JEE Main On 08 April 2018 Question 19
Question: An EM wave from air enters a medium. The electric fields are $ {{\overset{\to }{\mathop{E}},}_1}=E _{01}\widehat{x}\cos [ 2\pi v( \frac{z}{c}-t ) ] $ in air and $ {{\overset{\to }{\mathop{E}},}_2}=E _{02}\widehat{x}\cos [k(2z-ct)] $ in medium, where the wave number $ k $ and frequency $ v $ refer to their values in air. The medium is non-magnetic.

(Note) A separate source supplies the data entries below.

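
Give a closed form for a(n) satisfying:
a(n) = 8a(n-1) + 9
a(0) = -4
First-order linear non-homogeneous.
Homogeneous solution: a_h(n) = A·(8)^n.
Try constant particular solution a_p = K: K = 8K + 9 ⇒ K = - \frac{9}{7}.
General: a(n) = A·(8)^n - \frac{9}{7}.
Apply a(0) = -4: A - \frac{9}{7} = -4 ⇒ A = - \frac{19}{7}.
So a(n) = - \frac{19 \cdot 8^{n}}{7} - \frac{9}{7}.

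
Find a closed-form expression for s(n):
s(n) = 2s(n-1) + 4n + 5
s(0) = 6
First-order linear with linear forcing.
Homogeneous solution: s_h(n) = A·(2)^n.
Try particular s_p(n) = pn + q. Substituting:
  pn + q = 2(p(n-1) + q) + 4n + 5.
Matching the n-coefficient: p = 2p + 4 ⇒ p = -4.
Matching constants: q = -2p + 2q + 5 ⇒ q = -13.
General: s(n) = A·(2)^n - 4 n - 13.
Apply s(0) = 6: A - 13 = 6 ⇒ A = 19.
So s(n) = 19 \cdot 2^{n} - 4 n - 13.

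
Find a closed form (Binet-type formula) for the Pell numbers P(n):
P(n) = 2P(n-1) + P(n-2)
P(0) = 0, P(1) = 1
This is the Pell sequence.
Characteristic equation: x² - 2x - 1 = 0; roots r₁ = 1 + \sqrt{2}, r₂ = 1 - \sqrt{2}.
General: P(n) = A·r₁^n + B·r₂^n. Solving with P(0)=0, P(1)=1 gives A = \frac{\sqrt{2}}{4}, B = - \frac{\sqrt{2}}{4}.
So P(n) = \frac{\sqrt{2} \left(- \left(1 - \sqrt{2}\right)^{n} + \left(1 + \sqrt{2}\right)^{n}\right)}{4}.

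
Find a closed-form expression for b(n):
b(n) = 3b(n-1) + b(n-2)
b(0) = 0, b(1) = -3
Characteristic equation: x² - 3x - 1 = 0.
Discriminant Δ = (3)² + 4·(1) = 13.
Roots r₁,₂ = (3 ± √13)/2, so r₁ = \frac{3}{2} + \frac{\sqrt{13}}{2}, r₂ = \frac{3}{2} - \frac{\sqrt{13}}{2}.
General solution: b(n) = A·r₁^n + B·r₂^n.
From the initial conditions, A + B = 0 and r₁A + r₂B = -3.
Since r₁ - r₂ = √13: A = (-3 - (0)r₂)/√13 = - \frac{3 \sqrt{13}}{13}, and B = 0 - A = \frac{3 \sqrt{13}}{13}.
So b(n) = \left(- \frac{3 \sqrt{13}}{13}\right)\left(\frac{3}{2} + \frac{\sqrt{13}}{2}\right)^n + \left(\frac{3 \sqrt{13}}{13}\right)\left(\frac{3}{2} - \frac{\sqrt{13}}{2}\right)^n.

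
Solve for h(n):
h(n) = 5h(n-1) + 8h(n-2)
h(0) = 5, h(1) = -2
Characteristic equation: x² - 5x - 8 = 0.
Discriminant Δ = (5)² + 4·(8) = 57.
Roots r₁,₂ = (5 ± √57)/2, so r₁ = \frac{5}{2} + \frac{\sqrt{57}}{2}, r₂ = \frac{5}{2} - \frac{\sqrt{57}}{2}.
General solution: h(n) = A·r₁^n + B·r₂^n.
From the initial conditions, A + B = 5 and r₁A + r₂B = -2.
Since r₁ - r₂ = √57: A = (-2 - (5)r₂)/√57 = \frac{5}{2} - \frac{29 \sqrt{57}}{114}, and B = 5 - A = \frac{29 \sqrt{57}}{114} + \frac{5}{2}.
So h(n) = \left(\frac{5}{2} - \frac{29 \sqrt{57}}{114}\right)\left(\frac{5}{2} + \frac{\sqrt{57}}{2}\right)^n + \left(\frac{29 \sqrt{57}}{114} + \frac{5}{2}\right)\left(\frac{5}{2} - \frac{\sqrt{57}}{2}\right)^n.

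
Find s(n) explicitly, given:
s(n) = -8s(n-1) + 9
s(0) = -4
First-order linear non-homogeneous.
Homogeneous solution: s_h(n) = A·(-8)^n.
Try constant particular solution s_p = K: K = -8K + 9 ⇒ K = 1.
General: s(n) = A·(-8)^n + 1.
Apply s(0) = -4: A + 1 = -4 ⇒ A = -5.
So s(n) = 1 - 5 \left(-8\right)^{n}.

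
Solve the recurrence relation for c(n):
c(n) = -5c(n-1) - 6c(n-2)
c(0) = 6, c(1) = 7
Characteristic equation: x² + 5x + 6 = 0, which factors as (x - (-3))(x - (-2)) = 0.
Roots r₁ = -3, r₂ = -2 (distinct).
General solution: c(n) = A·(-3)^n + B·(-2)^n.
From c(0) = 6: A + B = 6.
From c(1) = 7: -3A - 2B = 7.
Solving: A = -19, B = 25.
So c(n) = 25 \left(-2\right)^{n} - 19 \left(-3\right)^{n}.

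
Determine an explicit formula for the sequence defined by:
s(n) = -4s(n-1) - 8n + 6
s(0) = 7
First-order linear with linear forcing.
Homogeneous solution: s_h(n) = A·(-4)^n.
Try particular s_p(n) = pn + q. Substituting:
  pn + q = -4(p(n-1) + q) - 8n + 6.
Matching the n-coefficient: p = -4p - 8 ⇒ p = - \frac{8}{5}.
Matching constants: q = 4p - 4q + 6 ⇒ q = - \frac{2}{25}.
General: s(n) = A·(-4)^n - \frac{8 n}{5} - \frac{2}{25}.
Apply s(0) = 7: A - \frac{2}{25} = 7 ⇒ A = \frac{177}{25}.
So s(n) = \frac{177 \left(-4\right)^{n}}{25} - \frac{8 n}{5} - \frac{2}{25}.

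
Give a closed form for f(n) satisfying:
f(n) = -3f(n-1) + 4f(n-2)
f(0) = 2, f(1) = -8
Characteristic equation: x² + 3x - 4 = 0, which factors as (x - (1))(x - (-4)) = 0.
Roots r₁ = 1, r₂ = -4 (distinct).
General solution: f(n) = A·(1)^n + B·(-4)^n.
From f(0) = 2: A + B = 2.
From f(1) = -8: A - 4B = -8.
Solving: A = 0, B = 2.
So f(n) = 2 \left(-4\right)^{n}.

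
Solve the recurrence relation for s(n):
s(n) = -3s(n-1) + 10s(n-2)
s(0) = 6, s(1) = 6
Characteristic equation: x² + 3x - 10 = 0, which factors as (x - (2))(x - (-5)) = 0.
Roots r₁ = 2, r₂ = -5 (distinct).
General solution: s(n) = A·(2)^n + B·(-5)^n.
From s(0) = 6: A + B = 6.
From s(1) = 6: 2A - 5B = 6.
Solving: A = \frac{36}{7}, B = \frac{6}{7}.
So s(n) = \frac{6 \left(-5\right)^{n}}{7} + \frac{36 \cdot 2^{n}}{7}.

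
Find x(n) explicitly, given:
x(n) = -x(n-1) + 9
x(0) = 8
First-order linear non-homogeneous.
Homogeneous solution: x_h(n) = A·(-1)^n.
Try constant particular solution x_p = K: K = -K + 9 ⇒ K = \frac{9}{2}.
General: x(n) = A·(-1)^n + \frac{9}{2}.
Apply x(0) = 8: A + \frac{9}{2} = 8 ⇒ A = \frac{7}{2}.
So x(n) = \frac{7 \left(-1\right)^{n}}{2} + \frac{9}{2}.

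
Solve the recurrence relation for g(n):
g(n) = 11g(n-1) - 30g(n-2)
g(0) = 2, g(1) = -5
Characteristic equation: x² - 11x + 30 = 0, which factors as (x - (5))(x - (6)) = 0.
Roots r₁ = 5, r₂ = 6 (distinct).
General solution: g(n) = A·(5)^n + B·(6)^n.
From g(0) = 2: A + B = 2.
From g(1) = -5: 5A + 6B = -5.
Solving: A = 17, B = -15.
So g(n) = 17 \cdot 5^{n} - 15 \cdot 6^{n}.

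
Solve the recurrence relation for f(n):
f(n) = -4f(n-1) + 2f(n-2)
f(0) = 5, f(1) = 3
Characteristic equation: x² + 4x - 2 = 0.
Discriminant Δ = (-4)² + 4·(2) = 24.
Roots r₁,₂ = (-4 ± √24)/2, so r₁ = -2 + \sqrt{6}, r₂ = - \sqrt{6} - 2.
General solution: f(n) = A·r₁^n + B·r₂^n.
From the initial conditions, A + B = 5 and r₁A + r₂B = 3.
Since r₁ - r₂ = √24: A = (3 - (5)r₂)/√24 = \frac{5}{2} + \frac{13 \sqrt{6}}{12}, and B = 5 - A = \frac{5}{2} - \frac{13 \sqrt{6}}{12}.
So f(n) = \left(\frac{5}{2} + \frac{13 \sqrt{6}}{12}\right)\left(-2 + \sqrt{6}\right)^n + \left(\frac{5}{2} - \frac{13 \sqrt{6}}{12}\right)\left(- \sqrt{6} - 2\right)^n.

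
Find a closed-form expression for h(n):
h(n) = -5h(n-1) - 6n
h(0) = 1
First-order linear with linear forcing.
Homogeneous solution: h_h(n) = A·(-5)^n.
Try particular h_p(n) = pn + q. Substituting:
  pn + q = -5(p(n-1) + q) - 6n.
Matching the n-coefficient: p = -5p - 6 ⇒ p = -1.
Matching constants: q = 5p - 5q ⇒ q = - \frac{5}{6}.
General: h(n) = A·(-5)^n - n - \frac{5}{6}.
Apply h(0) = 1: A - \frac{5}{6} = 1 ⇒ A = \frac{11}{6}.
So h(n) = \frac{11 \left(-5\right)^{n}}{6} - n - \frac{5}{6}.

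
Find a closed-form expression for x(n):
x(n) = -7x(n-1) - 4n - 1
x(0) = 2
First-order linear with linear forcing.
Homogeneous solution: x_h(n) = A·(-7)^n.
Try particular x_p(n) = pn + q. Substituting:
  pn + q = -7(p(n-1) + q) - 4n - 1.
Matching the n-coefficient: p = -7p - 4 ⇒ p = - \frac{1}{2}.
Matching constants: q = 7p - 7q - 1 ⇒ q = - \frac{9}{16}.
General: x(n) = A·(-7)^n - \frac{n}{2} - \frac{9}{16}.
Apply x(0) = 2: A - \frac{9}{16} = 2 ⇒ A = \frac{41}{16}.
So x(n) = \frac{41 \left(-7\right)^{n}}{16} - \frac{n}{2} - \frac{9}{16}.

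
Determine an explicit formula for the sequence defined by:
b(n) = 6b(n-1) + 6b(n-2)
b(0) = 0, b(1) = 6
Characteristic equation: x² - 6x - 6 = 0.
Discriminant Δ = (6)² + 4·(6) = 60.
Roots r₁,₂ = (6 ± √60)/2, so r₁ = 3 + \sqrt{15}, r₂ = 3 - \sqrt{15}.
General solution: b(n) = A·r₁^n + B·r₂^n.
From the initial conditions, A + B = 0 and r₁A + r₂B = 6.
Since r₁ - r₂ = √60: A = (6 - (0)r₂)/√60 = \frac{\sqrt{15}}{5}, and B = 0 - A = - \frac{\sqrt{15}}{5}.
So b(n) = \left(\frac{\sqrt{15}}{5}\right)\left(3 + \sqrt{15}\right)^n + \left(- \frac{\sqrt{15}}{5}\right)\left(3 - \sqrt{15}\right)^n.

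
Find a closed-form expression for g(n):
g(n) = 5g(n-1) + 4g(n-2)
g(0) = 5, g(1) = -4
Characteristic equation: x² - 5x - 4 = 0.
Discriminant Δ = (5)² + 4·(4) = 41.
Roots r₁,₂ = (5 ± √41)/2, so r₁ = \frac{5}{2} + \frac{\sqrt{41}}{2}, r₂ = \frac{5}{2} - \frac{\sqrt{41}}{2}.
General solution: g(n) = A·r₁^n + B·r₂^n.
From the initial conditions, A + B = 5 and r₁A + r₂B = -4.
Since r₁ - r₂ = √41: A = (-4 - (5)r₂)/√41 = \frac{5}{2} - \frac{33 \sqrt{41}}{82}, and B = 5 - A = \frac{5}{2} + \frac{33 \sqrt{41}}{82}.
So g(n) = \left(\frac{5}{2} - \frac{33 \sqrt{41}}{82}\right)\left(\frac{5}{2} + \frac{\sqrt{41}}{2}\right)^n + \left(\frac{5}{2} + \frac{33 \sqrt{41}}{82}\right)\left(\frac{5}{2} - \frac{\sqrt{41}}{2}\right)^n.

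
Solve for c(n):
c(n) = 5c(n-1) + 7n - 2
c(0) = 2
First-order linear with linear forcing.
Homogeneous solution: c_h(n) = A·(5)^n.
Try particular c_p(n) = pn + q. Substituting:
  pn + q = 5(p(n-1) + q) + 7n - 2.
Matching the n-coefficient: p = 5p + 7 ⇒ p = - \frac{7}{4}.
Matching constants: q = -5p + 5q - 2 ⇒ q = - \frac{27}{16}.
General: c(n) = A·(5)^n - \frac{7 n}{4} - \frac{27}{16}.
Apply c(0) = 2: A - \frac{27}{16} = 2 ⇒ A = \frac{59}{16}.
So c(n) = \frac{59 \cdot 5^{n}}{16} - \frac{7 n}{4} - \frac{27}{16}.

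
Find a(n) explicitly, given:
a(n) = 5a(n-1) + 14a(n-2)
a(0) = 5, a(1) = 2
Characteristic equation: x² - 5x - 14 = 0, which factors as (x - (-2))(x - (7)) = 0.
Roots r₁ = -2, r₂ = 7 (distinct).
General solution: a(n) = A·(-2)^n + B·(7)^n.
From a(0) = 5: A + B = 5.
From a(1) = 2: -2A + 7B = 2.
Solving: A = \frac{11}{3}, B = \frac{4}{3}.
So a(n) = \frac{11 \left(-2\right)^{n}}{3} + \frac{4 \cdot 7^{n}}{3}.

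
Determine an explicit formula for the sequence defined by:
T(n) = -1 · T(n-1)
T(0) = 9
Pure geometric recurrence with ratio -1.
By induction T(n) = T(0) · (-1)^n = 9 \left(-1\right)^{n}.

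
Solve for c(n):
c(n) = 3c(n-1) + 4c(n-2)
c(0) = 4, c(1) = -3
Characteristic equation: x² - 3x - 4 = 0, which factors as (x - (-1))(x - (4)) = 0.
Roots r₁ = -1, r₂ = 4 (distinct).
General solution: c(n) = A·(-1)^n + B·(4)^n.
From c(0) = 4: A + B = 4.
From c(1) = -3: -A + 4B = -3.
Solving: A = \frac{19}{5}, B = \frac{1}{5}.
So c(n) = \frac{19 \left(-1\right)^{n}}{5} + \frac{4^{n}}{5}.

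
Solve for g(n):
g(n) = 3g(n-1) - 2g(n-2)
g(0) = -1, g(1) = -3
Characteristic equation: x² - 3x + 2 = 0, which factors as (x - (2))(x - (1)) = 0.
Roots r₁ = 2, r₂ = 1 (distinct).
General solution: g(n) = A·(2)^n + B·(1)^n.
From g(0) = -1: A + B = -1.
From g(1) = -3: 2A + B = -3.
Solving: A = -2, B = 1.
So g(n) = 1 - 2 \cdot 2^{n}.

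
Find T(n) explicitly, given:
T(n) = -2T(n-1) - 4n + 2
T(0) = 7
First-order linear with linear forcing.
Homogeneous solution: T_h(n) = A·(-2)^n.
Try particular T_p(n) = pn + q. Substituting:
  pn + q = -2(p(n-1) + q) - 4n + 2.
Matching the n-coefficient: p = -2p - 4 ⇒ p = - \frac{4}{3}.
Matching constants: q = 2p - 2q + 2 ⇒ q = - \frac{2}{9}.
General: T(n) = A·(-2)^n - \frac{4 n}{3} - \frac{2}{9}.
Apply T(0) = 7: A - \frac{2}{9} = 7 ⇒ A = \frac{65}{9}.
So T(n) = \frac{65 \left(-2\right)^{n}}{9} - \frac{4 n}{3} - \frac{2}{9}.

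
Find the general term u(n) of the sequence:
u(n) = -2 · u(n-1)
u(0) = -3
Pure geometric recurrence with ratio -2.
By induction u(n) = u(0) · (-2)^n = - 3 \left(-2\right)^{n}.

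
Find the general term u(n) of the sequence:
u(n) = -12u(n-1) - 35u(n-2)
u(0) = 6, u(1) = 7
Characteristic equation: x² + 12x + 35 = 0, which factors as (x - (-5))(x - (-7)) = 0.
Roots r₁ = -5, r₂ = -7 (distinct).
General solution: u(n) = A·(-5)^n + B·(-7)^n.
From u(0) = 6: A + B = 6.
From u(1) = 7: -5A - 7B = 7.
Solving: A = \frac{49}{2}, B = - \frac{37}{2}.
So u(n) = \frac{49 \left(-5\right)^{n}}{2} - \frac{37 \left(-7\right)^{n}}{2}.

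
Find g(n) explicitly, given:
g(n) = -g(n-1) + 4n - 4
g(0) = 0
First-order linear with linear forcing.
Homogeneous solution: g_h(n) = A·(-1)^n.
Try particular g_p(n) = pn + q. Substituting:
  pn + q = -(p(n-1) + q) + 4n - 4.
Matching the n-coefficient: p = -p + 4 ⇒ p = 2.
Matching constants: q = p - q - 4 ⇒ q = -1.
General: g(n) = A·(-1)^n + 2 n - 1.
Apply g(0) = 0: A - 1 = 0 ⇒ A = 1.
So g(n) = \left(-1\right)^{n} + 2 n - 1.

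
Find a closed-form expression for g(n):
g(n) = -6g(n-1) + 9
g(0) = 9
First-order linear non-homogeneous.
Homogeneous solution: g_h(n) = A·(-6)^n.
Try constant particular solution g_p = K: K = -6K + 9 ⇒ K = \frac{9}{7}.
General: g(n) = A·(-6)^n + \frac{9}{7}.
Apply g(0) = 9: A + \frac{9}{7} = 9 ⇒ A = \frac{54}{7}.
So g(n) = \frac{54 \left(-6\right)^{n}}{7} + \frac{9}{7}.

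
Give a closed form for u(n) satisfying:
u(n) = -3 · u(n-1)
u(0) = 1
Pure geometric recurrence with ratio -3.
By induction u(n) = u(0) · (-3)^n = \left(-3\right)^{n}.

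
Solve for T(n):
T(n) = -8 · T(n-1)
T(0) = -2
Pure geometric recurrence with ratio -8.
By induction T(n) = T(0) · (-8)^n = - 2 \left(-8\right)^{n}.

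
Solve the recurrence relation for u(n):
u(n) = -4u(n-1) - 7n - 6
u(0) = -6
First-order linear with linear forcing.
Homogeneous solution: u_h(n) = A·(-4)^n.
Try particular u_p(n) = pn + q. Substituting:
  pn + q = -4(p(n-1) + q) - 7n - 6.
Matching the n-coefficient: p = -4p - 7 ⇒ p = - \frac{7}{5}.
Matching constants: q = 4p - 4q - 6 ⇒ q = - \frac{58}{25}.
General: u(n) = A·(-4)^n - \frac{7 n}{5} - \frac{58}{25}.
Apply u(0) = -6: A - \frac{58}{25} = -6 ⇒ A = - \frac{92}{25}.
So u(n) = - \frac{92 \left(-4\right)^{n}}{25} - \frac{7 n}{5} - \frac{58}{25}.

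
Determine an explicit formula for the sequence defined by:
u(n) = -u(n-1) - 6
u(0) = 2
First-order linear non-homogeneous.
Homogeneous solution: u_h(n) = A·(-1)^n.
Try constant particular solution u_p = K: K = -K - 6 ⇒ K = -3.
General: u(n) = A·(-1)^n - 3.
Apply u(0) = 2: A - 3 = 2 ⇒ A = 5.
So u(n) = 5 \left(-1\right)^{n} - 3.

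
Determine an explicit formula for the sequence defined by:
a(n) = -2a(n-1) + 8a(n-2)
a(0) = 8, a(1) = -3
Characteristic equation: x² + 2x - 8 = 0, which factors as (x - (-4))(x - (2)) = 0.
Roots r₁ = -4, r₂ = 2 (distinct).
General solution: a(n) = A·(-4)^n + B·(2)^n.
From a(0) = 8: A + B = 8.
From a(1) = -3: -4A + 2B = -3.
Solving: A = \frac{19}{6}, B = \frac{29}{6}.
So a(n) = \frac{19 \left(-4\right)^{n}}{6} + \frac{29 \cdot 2^{n}}{6}.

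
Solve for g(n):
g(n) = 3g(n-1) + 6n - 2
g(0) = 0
First-order linear with linear forcing.
Homogeneous solution: g_h(n) = A·(3)^n.
Try particular g_p(n) = pn + q. Substituting:
  pn + q = 3(p(n-1) + q) + 6n - 2.
Matching the n-coefficient: p = 3p + 6 ⇒ p = -3.
Matching constants: q = -3p + 3q - 2 ⇒ q = - \frac{7}{2}.
General: g(n) = A·(3)^n - 3 n - \frac{7}{2}.
Apply g(0) = 0: A - \frac{7}{2} = 0 ⇒ A = \frac{7}{2}.
So g(n) = \frac{7 \cdot 3^{n}}{2} - 3 n - \frac{7}{2}.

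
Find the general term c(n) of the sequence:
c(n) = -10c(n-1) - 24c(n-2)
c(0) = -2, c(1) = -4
Characteristic equation: x² + 10x + 24 = 0, which factors as (x - (-4))(x - (-6)) = 0.
Roots r₁ = -4, r₂ = -6 (distinct).
General solution: c(n) = A·(-4)^n + B·(-6)^n.
From c(0) = -2: A + B = -2.
From c(1) = -4: -4A - 6B = -4.
Solving: A = -8, B = 6.
So c(n) = - 8 \left(-4\right)^{n} + 6 \left(-6\right)^{n}.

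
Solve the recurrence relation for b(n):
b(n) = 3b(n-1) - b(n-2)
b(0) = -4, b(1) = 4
Characteristic equation: x² - 3x + 1 = 0.
Discriminant Δ = (3)² + 4·(-1) = 5.
Roots r₁,₂ = (3 ± √5)/2, so r₁ = \frac{\sqrt{5}}{2} + \frac{3}{2}, r₂ = \frac{3}{2} - \frac{\sqrt{5}}{2}.
General solution: b(n) = A·r₁^n + B·r₂^n.
From the initial conditions, A + B = -4 and r₁A + r₂B = 4.
Since r₁ - r₂ = √5: A = (4 - (-4)r₂)/√5 = -2 + 2 \sqrt{5}, and B = -4 - A = - 2 \sqrt{5} - 2.
So b(n) = \left(-2 + 2 \sqrt{5}\right)\left(\frac{\sqrt{5}}{2} + \frac{3}{2}\right)^n + \left(- 2 \sqrt{5} - 2\right)\left(\frac{3}{2} - \frac{\sqrt{5}}{2}\right)^n.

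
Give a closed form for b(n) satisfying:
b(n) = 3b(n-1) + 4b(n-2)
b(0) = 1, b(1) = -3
Characteristic equation: x² - 3x - 4 = 0, which factors as (x - (-1))(x - (4)) = 0.
Roots r₁ = -1, r₂ = 4 (distinct).
General solution: b(n) = A·(-1)^n + B·(4)^n.
From b(0) = 1: A + B = 1.
From b(1) = -3: -A + 4B = -3.
Solving: A = \frac{7}{5}, B = - \frac{2}{5}.
So b(n) = \frac{7 \left(-1\right)^{n}}{5} - \frac{2 \cdot 4^{n}}{5}.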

If $ {\in _{r _1}} $ and $ {\in _{r _2}} $ refer to relative permittivitys of air and medium respectively, which of the following options is correct? [JEE Main Online 08-04-2018]
Options:
A) $ \frac{{\in _{r _1}}}{{\in _{r _2}}}=\frac{1}{4} $
B) $ \frac{{\in _{r _1}}}{{\in _{r _2}}}=\frac{1}{2} $
C) $ \frac{{\in _{r _1}}}{{\in _{r _2}}}=4 $
D) $ \frac{{\in _{r _1}}}{{\in _{r _2}}}=2 $
Show Answer
Answer:
Correct Answer: A
Solution:
$ \overrightarrow{{}E}=E _{01}\cos ( 2\pi v( \frac{z}{c}-t ) )\widehat{x}inair $ $ k=\frac{2\pi v}{c} $
$ \text{speed=c} $ $ {{\overrightarrow{{}E}}_2}=E _{02}\cos (k(2z-ct))\widehat{x} $
$ {{\overrightarrow{{}E}}_2}=E _{02}\cos ( \frac{2\pi v}{c}(2z-ct) )\widehat{x} $
$ \text{speed=}\frac{c}{2} $
$ c\propto \frac{1}{\sqrt{{\varepsilon_0}{\varepsilon _{r _1}}}} $
$ \frac{c}{2}\propto \frac{1}{\sqrt{{\varepsilon_0}{\varepsilon _{r _1}}}} $
$ 2=\sqrt{\frac{{\varepsilon _{r _2}}}{{\varepsilon _{r _1}}}}\Rightarrow \frac{{\varepsilon _{r _2}}}{{\varepsilon _{r _1}}}=4 $
$ \frac{{\varepsilon _{r _1}}}{{\varepsilon _{r _2}}}=\frac{1}{4} $